Critics lauded the cast's acting, specifically Isaacs' performance. VanDerWerff concluded that the cast's performances were "delicate and almost perfect", while Wagner felt that Isaacs was well-suited to the lead role and could easily captivate the audience; "his touching, solid work grounds everything. He shows viewers what lengths one man in pain might go to hold onto those he loves. And it's heartbreaking." Denise Duguay of the Montreal Gazette thought that Isaacs evoked a "reservedness" and ambiguity that attracted viewers to his character. Tim Goodman of The Hollywood Reporter echoed analogous sentiment, writing, "He perfectly conveys a man struggling with two horrible options." Poniewozik iterated: "Isaacs is utterly compelling: mature, soulful and wearied.
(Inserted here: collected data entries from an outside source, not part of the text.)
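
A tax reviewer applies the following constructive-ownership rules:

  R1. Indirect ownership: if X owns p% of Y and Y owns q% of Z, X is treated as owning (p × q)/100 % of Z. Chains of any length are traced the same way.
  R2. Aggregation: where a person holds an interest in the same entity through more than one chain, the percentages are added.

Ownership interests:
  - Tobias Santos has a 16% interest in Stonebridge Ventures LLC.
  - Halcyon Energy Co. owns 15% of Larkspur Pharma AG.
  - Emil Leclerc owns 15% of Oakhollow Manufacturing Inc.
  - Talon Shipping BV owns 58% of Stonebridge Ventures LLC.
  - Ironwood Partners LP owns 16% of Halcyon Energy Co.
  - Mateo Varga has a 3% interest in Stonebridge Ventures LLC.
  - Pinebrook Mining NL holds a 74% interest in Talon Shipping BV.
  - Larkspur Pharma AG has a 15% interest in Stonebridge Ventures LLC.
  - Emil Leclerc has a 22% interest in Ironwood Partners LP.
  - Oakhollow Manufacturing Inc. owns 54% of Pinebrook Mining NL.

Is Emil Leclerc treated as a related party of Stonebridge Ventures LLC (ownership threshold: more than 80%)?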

Literally, he never gets a rest, and must deal in one reality with a son acting out from rage, in another with a spouse who is moving on at a different pace, and in different ways, from him." Although Stuever opined that Isaacs failed to engage the audience, he praised the performances of Wong and Jones; "Jones and Wong [...] are excellent and even vaguely sinister as the dueling shrinks."

Ken Tucker of Entertainment Weekly was keen to Isaacs' acting in the series. "It helps enormously to have Isaacs playing the lead. This actor knows how to convey a gravity that contrasts well with the series' airy concept, but he avoids becoming heavy and morose." Fowler stated that Isaacs' performance "delivers a graceful and subdued performance as a man who, on a daily basis, must taste both heaven and hell. A man full of guilt, but also gratitude." Fowler noted than Allen and Minnette's performances in the series "deserve some praise for having to play characters who are also dealing with loss, but without the benefit of being able to see their lost loved one like Britten can."